This week I want to talk to you about taking stock of your human capital. The best way for me to do this Monday Morning Mindset is to show you a bottle of Westland single malt whiskey. This is an American craft single malt whiskey I learned of yesterday while on a tour with the Single Malt Tasting Committee from The Rainer Club. While there I met Matthew Hoffman who is a co-founder and the Master Distiller. Matt is twenty-six years of age, and is passionate and excellent at what he does. One of his whiskeys was named 2015 craft whiskey of the year. That is one of multiple awards Matt and his team is receiving at Westland.
Whenever I visit an organization I’m always looking at the leaders and asking, “what level of human capital is this person and what are they exemplifying?” When I watched Matt several things jumped out to me. Matt exemplified enthusiasm, passion, and a commitment to excellence. It was evident in all he said and did. As I watched him I thought, “Matt is a really strong leader and he’s going places.” If I was able to invest in the distillery I would feel very comfortable with Matt at the helm.
What does this mean for you? I suggest that the term taking stock can and does have implications for your employees and that you can benefit from viewing employees in similar ways as to stocks. I don’t mean this in a crass way, and I’m not suggesting you become a day trader with employees. What I am suggesting is that inside your investment portfolio are stocks that are going up in value and that you will keep, some that are remaining flat, but have high potential, and some that are going down and that you may eliminate. Your decision as an educated investor is to review each investment and determining which ones to keep, which ones to invest more in, and which ones to jettison. The same holds true with your human capital.
That begs the question, which employees are growing in value, which ones are flat, and which ones are going down in value and will never recover? For the latter group we need to find a dignified and respectful way to separate ourselves from one another.

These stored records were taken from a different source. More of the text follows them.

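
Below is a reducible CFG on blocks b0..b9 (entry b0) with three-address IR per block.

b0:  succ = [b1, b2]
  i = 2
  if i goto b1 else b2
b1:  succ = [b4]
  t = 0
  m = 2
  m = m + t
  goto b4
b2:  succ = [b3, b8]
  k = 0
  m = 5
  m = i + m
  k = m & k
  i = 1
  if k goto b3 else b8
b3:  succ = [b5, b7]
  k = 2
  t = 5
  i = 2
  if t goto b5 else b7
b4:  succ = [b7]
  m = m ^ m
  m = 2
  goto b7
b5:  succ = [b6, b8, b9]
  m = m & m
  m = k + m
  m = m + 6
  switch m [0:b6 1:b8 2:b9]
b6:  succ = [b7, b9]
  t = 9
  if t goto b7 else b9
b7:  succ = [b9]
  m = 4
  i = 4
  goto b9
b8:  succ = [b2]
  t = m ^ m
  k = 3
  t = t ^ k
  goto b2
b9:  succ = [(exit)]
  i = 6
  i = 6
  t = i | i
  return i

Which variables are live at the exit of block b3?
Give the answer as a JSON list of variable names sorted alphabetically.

Block summaries:
  b0: def={i} ue=∅
  b1: def={m,t} ue=∅
  b2: def={i,k,m} ue={i}
  b3: def={i,k,t} ue=∅
  b4: def={m} ue={m}
  b5: def={m} ue={k,m}
  b6: def={t} ue=∅
  b7: def={i,m} ue=∅
  b8: def={k,t} ue={m}
  b9: def={i,t} ue=∅

Live sets:
  live b0: ∅→{i}
  live b1: ∅→{m}
  live b2: {i}→{i,m}
  live b3: {m}→{i,k,m}
  live b4: {m}→∅
  live b5: {i,k,m}→{i,m}
  live b6: ∅→∅
  live b7: ∅→∅
  live b8: {i,m}→{i}
  live b9: ∅→∅

live-out(b3) = ["i", "k", "m"]

Answer: ["i", "k", "m"]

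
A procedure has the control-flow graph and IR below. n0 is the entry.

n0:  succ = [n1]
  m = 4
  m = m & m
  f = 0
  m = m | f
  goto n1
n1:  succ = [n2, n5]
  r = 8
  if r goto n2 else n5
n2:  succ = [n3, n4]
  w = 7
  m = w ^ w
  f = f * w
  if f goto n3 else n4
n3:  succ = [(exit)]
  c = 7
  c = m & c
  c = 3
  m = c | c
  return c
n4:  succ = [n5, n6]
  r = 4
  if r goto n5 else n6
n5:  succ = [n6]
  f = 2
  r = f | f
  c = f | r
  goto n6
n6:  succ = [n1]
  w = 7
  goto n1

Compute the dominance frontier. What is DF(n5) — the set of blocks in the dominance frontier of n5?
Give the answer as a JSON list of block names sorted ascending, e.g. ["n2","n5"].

idom tree: n1←n0 n2←n1 n3←n2 n4←n2 n5←n1 n6←n1
Dom∩ at merges:
  n1: preds {n0,n6}: {n0} ∩ {n0,n1,n6} = {n0}; idom=n0
  n5: preds {n1,n4}: {n0,n1} ∩ {n0,n1,n2,n4} = {n0,n1}; idom=n1
  n6: preds {n4,n5}: {n0,n1,n2,n4} ∩ {n0,n1,n5} = {n0,n1}; idom=n1

DF derivation:
  n1←n0: walk · to n0
  n1←n6: walk n6→n1 to n0
  n5←n1: walk · to n1
  n5←n4: walk n4→n2 to n1
  n6←n4: walk n4→n2 to n1
  n6←n5: walk n5 to n1
  n0 → ∅
  n1 → {n1}
  n2 → {n5,n6}
  n3 → ∅
  n4 → {n5,n6}
  n5 → {n6}
  n6 → {n1}

DF(n5) = ["n6"]

Answer: ["n6"]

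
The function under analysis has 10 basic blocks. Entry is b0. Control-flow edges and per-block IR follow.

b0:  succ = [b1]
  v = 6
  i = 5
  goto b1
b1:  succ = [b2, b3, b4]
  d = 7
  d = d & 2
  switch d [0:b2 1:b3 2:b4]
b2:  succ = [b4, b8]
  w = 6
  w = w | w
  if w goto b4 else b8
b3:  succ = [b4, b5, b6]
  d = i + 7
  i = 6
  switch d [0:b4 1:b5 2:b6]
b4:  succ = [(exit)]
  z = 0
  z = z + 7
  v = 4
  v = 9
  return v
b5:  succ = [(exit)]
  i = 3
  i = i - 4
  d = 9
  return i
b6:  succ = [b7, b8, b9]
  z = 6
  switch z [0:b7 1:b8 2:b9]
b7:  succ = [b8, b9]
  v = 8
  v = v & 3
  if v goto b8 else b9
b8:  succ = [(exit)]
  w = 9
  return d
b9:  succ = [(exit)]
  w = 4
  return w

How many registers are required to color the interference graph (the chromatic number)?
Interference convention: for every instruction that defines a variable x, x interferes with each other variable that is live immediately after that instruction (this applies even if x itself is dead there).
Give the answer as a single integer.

Per-block:
  b0 def {i,v} use ∅
  b1 def {d} use ∅
  b2 def {w} use ∅
  b3 def {d,i} use {i}
  b4 def {v,z} use ∅
  b5 def {d,i} use ∅
  b6 def {z} use ∅
  b7 def {v} use ∅
  b8 def {w} use {d}
  b9 def {w} use ∅

Live sets:
  b0: in=∅ out={i}
  b1: in={i} out={d,i}
  b2: in={d} out={d}
  b3: in={i} out={d}
  b4: in=∅ out=∅
  b5: in=∅ out=∅
  b6: in={d} out={d}
  b7: in={d} out={d}
  b8: in={d} out=∅
  b9: in=∅ out=∅

Interference:
  d↔{i,v,w,z}
  i↔{d}
  v↔{d}
  w↔{d}
  z↔{d}

Chromatic number:
  clique {d,i} ⇒ need ≥ 2
  assign d→r0 i→r1 v→r1 w→r1 z→r1 — no edge inside a register ⇒ χ ≤ 2
  χ = 2

Answer: 2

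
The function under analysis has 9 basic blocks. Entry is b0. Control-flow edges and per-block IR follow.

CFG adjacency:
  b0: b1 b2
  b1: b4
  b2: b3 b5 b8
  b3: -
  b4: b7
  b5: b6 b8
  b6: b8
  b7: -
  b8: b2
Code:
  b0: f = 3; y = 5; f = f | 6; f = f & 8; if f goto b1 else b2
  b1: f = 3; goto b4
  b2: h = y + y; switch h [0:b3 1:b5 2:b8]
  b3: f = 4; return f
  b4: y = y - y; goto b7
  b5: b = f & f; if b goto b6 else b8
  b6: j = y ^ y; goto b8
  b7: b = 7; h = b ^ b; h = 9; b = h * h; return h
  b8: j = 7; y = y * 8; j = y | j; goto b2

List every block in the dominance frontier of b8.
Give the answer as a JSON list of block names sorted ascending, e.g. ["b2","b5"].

Answer: ["b2"]

Working:
idom tree: b1←b0 b2←b0 b3←b2 b4←b1 b5←b2 b6←b5 b7←b4 b8←b2
Join-block Dom:
  b2: preds {b0,b8}: {b0} ∩ {b0,b2,b8} = {b0}; idom=b0
  b8: preds {b2,b5,b6}: {b0,b2} ∩ {b0,b2,b5} ∩ {b0,b2,b5,b6} = {b0,b2}; idom=b2

Frontier:
  b2←b0: walk · to b0
  b2←b8: walk b8→b2 to b0
  b8←b2: walk · to b2
  b8←b5: walk b5 to b2
  b8←b6: walk b6→b5 to b2
  b0 → ∅
  b1 → ∅
  b2 → {b2}
  b3 → ∅
  b4 → ∅
  b5 → {b8}
  b6 → {b8}
  b7 → ∅
  b8 → {b2}

DF(b8) = ["b2"]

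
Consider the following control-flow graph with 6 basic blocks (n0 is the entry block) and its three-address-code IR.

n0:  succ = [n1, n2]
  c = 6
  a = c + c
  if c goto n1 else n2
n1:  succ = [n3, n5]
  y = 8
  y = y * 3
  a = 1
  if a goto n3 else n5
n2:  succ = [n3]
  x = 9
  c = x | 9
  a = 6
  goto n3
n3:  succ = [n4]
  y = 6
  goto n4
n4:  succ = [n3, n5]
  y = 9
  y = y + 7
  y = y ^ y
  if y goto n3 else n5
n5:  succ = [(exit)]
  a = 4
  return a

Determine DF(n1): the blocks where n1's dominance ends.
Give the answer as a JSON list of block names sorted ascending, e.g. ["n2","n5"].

idom tree: n1←n0 n2←n0 n3←n0 n4←n3 n5←n0
Join-block Dom:
  n3: preds {n1,n2,n4}: {n0,n1} ∩ {n0,n2} ∩ {n0,n3,n4} = {n0}; idom=n0
  n5: preds {n1,n4}: {n0,n1} ∩ {n0,n3,n4} = {n0}; idom=n0

DF derivation:
  n3←n1: walk n1 to n0
  n3←n2: walk n2 to n0
  n3←n4: walk n4→n3 to n0
  n5←n1: walk n1 to n0
  n5←n4: walk n4→n3 to n0
  DF(n0)=∅
  DF(n1)={n3,n5}
  DF(n2)={n3}
  DF(n3)={n3,n5}
  DF(n4)={n3,n5}
  DF(n5)=∅

DF(n1) = ["n3", "n5"]

Answer: ["n3", "n5"]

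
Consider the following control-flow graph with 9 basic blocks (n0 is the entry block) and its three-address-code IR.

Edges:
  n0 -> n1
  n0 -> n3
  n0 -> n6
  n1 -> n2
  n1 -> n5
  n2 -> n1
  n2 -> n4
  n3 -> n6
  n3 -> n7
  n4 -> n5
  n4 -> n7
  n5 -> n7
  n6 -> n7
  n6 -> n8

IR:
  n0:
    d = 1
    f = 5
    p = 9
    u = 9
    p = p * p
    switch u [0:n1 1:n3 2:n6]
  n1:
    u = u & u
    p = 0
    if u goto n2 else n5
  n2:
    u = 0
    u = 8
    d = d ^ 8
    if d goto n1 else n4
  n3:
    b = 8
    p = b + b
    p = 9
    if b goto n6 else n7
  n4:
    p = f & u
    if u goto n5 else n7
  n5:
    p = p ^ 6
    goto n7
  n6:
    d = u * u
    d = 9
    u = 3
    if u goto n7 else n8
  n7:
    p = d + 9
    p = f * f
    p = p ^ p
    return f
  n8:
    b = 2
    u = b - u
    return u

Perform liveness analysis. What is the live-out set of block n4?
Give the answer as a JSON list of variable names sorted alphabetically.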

So here’s one idea to transform your business. Find the top ten percent of performers inside your organization, and by that I mean the top performers with regard to their mindset and skillset. Find another ten percent that have the potential to become top performers and create a mentoring and learning relationship between the two.
Say to the top ten percent, “I want you to transfer your mindset and skillset to this second ten percent.” Say to the second ten percent, “you have potential that has not been fully realized yet, and in an effort to help you do so you’re going to partner with a mentor who will help you learn and grow in exciting new ways.”
The following next step is crucial. Once the mentee’s have learned to cultivate the mindset and skillset of a top performer, they are required to mentor one other person in a similar fashion. By doing this you take the very highest performing mindset and skillset and cascade it throughout your organization.
When you create a formal, structured and very enthusiastic process of changing the mindset and skillset of your employees, what will happen is you will achieve unprecedented performance. For example, if you have revenue of $225,000 per employee, my experience says you can increase that to $275,000 or $300,000. That’s how important mindset and skillset are.
Monday Morning Mindset Challenge
This week, identify your two groups of employees and find and or develop your mentoring program. If you do, you’re going to have a fabulous week, month and year.